Taraftarlarına artık Müslüman demeyeceğim, aptal ve kör de demeyeceğim. Artık başka bir şey var. Düpedüz ihanet..

Jandarma dâhil, TSK’nde hala bu adamların kadroları istihbarat ve personel dairelerinde. KKK tayin dairesine bakın. 15 Temmuz darbecisi Metin İyidil’in yetiştirip kadrolaştırdığı adamın hala tayin dairesinde ne işi var? Verin bir acemiyi! En azından zarar vermez ve ihanet etmez. 15 Temmuz Darbe girişimi sonrası bile general olacakların dosyalarını sonradan FETÖ’cü olduğu ortaya çıkan adamlar hazırlıyor.

Sonuç!

Maalesef R. Tayyip Erdoğan ve AKPARTİ düşmanları sözde laikler, ulusalcılar, Atatürkçüler FETÖ’cü kalıntısı subaylarla işbirliği yapıyor. Şaşırmayın! FETÖ bu yapılarda kadrolaşmadı mı zannediyorsunuz? Her renge giren menfaatlerinin zebunu olmuş bu namussulardan her şey bekleyin. Adamda subay ve Türk Askeri ruhu olsa, devletin helikopteri ile Yunanistan’a kaçabilir mi? ABD ve Almanya’da NATO’ya sığınır mı? Adamda ve hocası başpapazda şeref olsa, söyledikleri gibi, halkı kandırdıkları gibi imanlı olsalar, ecdad gibi izzetli olsalar ezeli düşmanlarımız Haçlı’ya sığınırlar mıydı? Adam diyor ki; “Haçlılar size dokunmaz ki, geldiklerinde namusunuza, mabedlerinize ve İslami yaşantınıza müdahale etmezler ki!” Bu artık münafıklıkta zirve.

Son terör olayı!..

Bir polis Rusya Büyükelçisini vurdu.

İlk kez terörden korktum.

FETÖ’cü teröristlerden korktum ilk kez. Çıkardığım sonuç ise;

ABD ve İngiltere, “Bizim olmadığımız masalar kuramazsınız.” dedi Türkiye ve Rusya’ya.. Rusya’nın Türkiye Büyükelçisini kameralar önünde FETÖ’cü olduğu bilinen bir polise öldürttü.

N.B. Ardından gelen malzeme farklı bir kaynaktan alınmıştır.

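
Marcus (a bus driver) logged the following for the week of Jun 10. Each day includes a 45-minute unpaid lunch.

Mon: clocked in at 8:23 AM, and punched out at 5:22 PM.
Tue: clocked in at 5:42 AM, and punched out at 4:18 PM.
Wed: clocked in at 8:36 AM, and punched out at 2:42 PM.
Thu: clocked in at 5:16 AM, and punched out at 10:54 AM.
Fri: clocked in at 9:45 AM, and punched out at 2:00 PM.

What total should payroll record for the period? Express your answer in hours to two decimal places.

31.82 hours

Mon: 8:23 AM–5:22 PM = 8 h 59 min; less 45 min break → 8 h 14 min
Tue: 5:42 AM–4:18 PM = 10 h 36 min; less 45 min break → 9 h 51 min
Wed: 8:36 AM–2:42 PM = 6 h 6 min; less 45 min break → 5 h 21 min
Thu: 5:16 AM–10:54 AM = 5 h 38 min; less 45 min break → 4 h 53 min
Fri: 9:45 AM–2:00 PM = 4 h 15 min; less 45 min break → 3 h 30 min
Total: 8 h 14 min + 9 h 51 min + 5 h 21 min + 4 h 53 min + 3 h 30 min = 31 h 49 min.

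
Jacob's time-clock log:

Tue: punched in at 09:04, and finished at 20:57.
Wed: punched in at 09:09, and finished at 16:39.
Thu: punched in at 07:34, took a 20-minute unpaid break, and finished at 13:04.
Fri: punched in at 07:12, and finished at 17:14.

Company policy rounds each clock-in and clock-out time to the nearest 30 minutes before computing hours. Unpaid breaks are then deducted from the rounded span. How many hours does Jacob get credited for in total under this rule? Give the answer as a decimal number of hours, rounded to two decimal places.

Tue: in 09:04→09:00, out 20:57→21:00; 12 h 0 min
Wed: in 09:09→09:00, out 16:39→16:30; 7 h 30 min
Thu: in 07:34→07:30, out 13:04→13:00; 5 h 30 min − 20 min = 5 h 10 min
Fri: in 07:12→07:00, out 17:14→17:00; 10 h 0 min
Total credited: 34 h 40 min.

34.67 hours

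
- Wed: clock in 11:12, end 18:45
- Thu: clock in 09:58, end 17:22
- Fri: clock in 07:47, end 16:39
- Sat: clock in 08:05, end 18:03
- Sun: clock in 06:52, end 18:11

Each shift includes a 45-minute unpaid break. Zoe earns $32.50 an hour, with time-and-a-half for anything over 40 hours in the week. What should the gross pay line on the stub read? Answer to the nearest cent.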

Öldüren FETÖ’cü, polis. Dayılar FETÖ’cü, FETÖ dershanesinde kalmış, FETÖ’cü polisler referans olmuş. Adam hedef şaşırtmak için Okuyucularla görünmüş, Menzilcilerle görünmüş vs. İşte sorun tam da bu. Adam sisteme yakın bir cemaatte ya da yakın görünüyorsa sorun yok. Böyle bir mantık olur mu? Devlet sistemi böyle ihmalleri kaldırır mı? Devletin yakını cemaat, tarikat vs. mülahazası olur mu?

ABD, İNGİLTERE VE BATI, FETÖ MENSUBU BİR KATİLLE MESAJ VERİLİYOR TÜRKİYE VE RUSYA’YA.. DÜŞÜNÜN.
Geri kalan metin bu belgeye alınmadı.